Perguntas Frequentes

O que caracteriza um diagnóstico sintomático na clínica geral?

Um diagnóstico sintomático refere-se a queixas ou sintomas para os quais não se encontra uma causa orgânica específica após investigação adequada. Frequentemente, esses sintomas têm uma forte correlação com fatores psicossociais, estresse ou experiências de vida.

Por que é importante considerar fatores psicossociais em queixas sem causa orgânica?

Fatores psicossociais, como estresse, traumas passados ou conflitos emocionais, podem se manifestar como sintomas físicos. Considerá-los permite uma abordagem mais holística e eficaz, ajudando o paciente a compreender e manejar suas queixas, evitando exames e tratamentos desnecessários.
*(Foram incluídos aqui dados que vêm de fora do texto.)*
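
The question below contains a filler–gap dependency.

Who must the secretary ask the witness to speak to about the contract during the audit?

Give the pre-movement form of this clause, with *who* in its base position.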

Como o médico pode abordar pacientes com queixas funcionais ou sintomáticas?

A abordagem deve incluir uma escuta ativa e empática, validação dos sintomas do paciente, exploração do contexto de vida e psicossocial, e a construção de uma relação de confiança. É importante explicar que os sintomas são reais, mesmo sem uma doença orgânica clara, e oferecer estratégias de manejo e suporte.